On External Threat Landscape:

• Do we know whether our company or our suppliers are being traded on the darknet?
• Do we have concrete knowledge of ransomware groups actively attacking companies in our sector?
• How quickly would we learn if a phishing attack is running under our brand name?

On Supply Chain:

• Is our third-party risk assessment based on technical data or questionnaires?
• Do we know which of our suppliers may already be compromised?
• Do we have regular technical reviews for our most critical suppliers?

On Response Capability:

• How long does it take for us to notice an ongoing attack?
• What is our concrete plan in the event of a ransomware attack?
• Do we have the ability to proactively initiate countermeasures – e.g., have phishing sites taken down?

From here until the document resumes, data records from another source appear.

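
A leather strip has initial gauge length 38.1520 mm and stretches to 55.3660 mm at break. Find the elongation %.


Formula: Elongation = (Lf - L0) / L0 * 100
Substituting: Elongation = (55.3660 - 38.1520) / 38.1520 * 100
Result: 45.1195 %


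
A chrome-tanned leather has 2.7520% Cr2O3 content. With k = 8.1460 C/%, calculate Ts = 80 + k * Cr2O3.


Formula: Ts = 80 + k * Cr2O3
Substituting: Ts = 80 + 8.1460 * 2.7520
Result: 102.4178 C


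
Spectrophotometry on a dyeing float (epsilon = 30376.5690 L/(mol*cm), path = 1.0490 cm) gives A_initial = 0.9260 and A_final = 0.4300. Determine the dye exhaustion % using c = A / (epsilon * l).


c_initial = A_i / (epsilon * l) = 0.9260 / (30376.5690 * 1.0490) = 2.9060e-05 mol/L
c_final = A_f / (epsilon * l) = 0.4300 / (30376.5690 * 1.0490) = 1.3494e-05 mol/L
Exhaustion = (c_initial - c_final) / c_initial * 100 = (2.9060e-05 - 1.3494e-05) / 2.9060e-05 * 100 = 53.5637 %


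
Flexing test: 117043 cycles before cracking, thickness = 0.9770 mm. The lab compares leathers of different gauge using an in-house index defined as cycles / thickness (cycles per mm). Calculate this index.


Formula: Index = cycles / thickness
Substituting: Index = 117043 / 0.9770
Result: 119798.3623 cycles/mm


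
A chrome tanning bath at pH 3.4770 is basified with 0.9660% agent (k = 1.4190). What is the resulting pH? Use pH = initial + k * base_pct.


Formula: pH_final = pH_initial + k * base_pct
Substituting: pH_final = 3.4770 + 1.4190 * 0.9660
Result: 4.8478


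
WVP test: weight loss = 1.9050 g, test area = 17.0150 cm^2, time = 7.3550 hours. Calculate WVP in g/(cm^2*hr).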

On Documentation and Compliance:

• Can we demonstrate in an emergency that we have taken appropriate security measures?
• Are our NIS2 and, where applicable, DORA obligations fully documented?
• Does our insurer have clear requirements that we can meet and demonstrate?

What Distinguishes Good Answers from Problematic Ones

If answers to these questions are "we'll look into that sometime" or "we have external service providers for that" without concrete evidence, that is a warning signal. Good answers include specific insights, documented processes, and measurable metrics.

The quality of the answers is also an indicator of the actual maturity of the cybersecurity organization – and thus of the liability risk for governing bodies.

Note: This article serves as general guidance and does not replace individual legal or security consulting.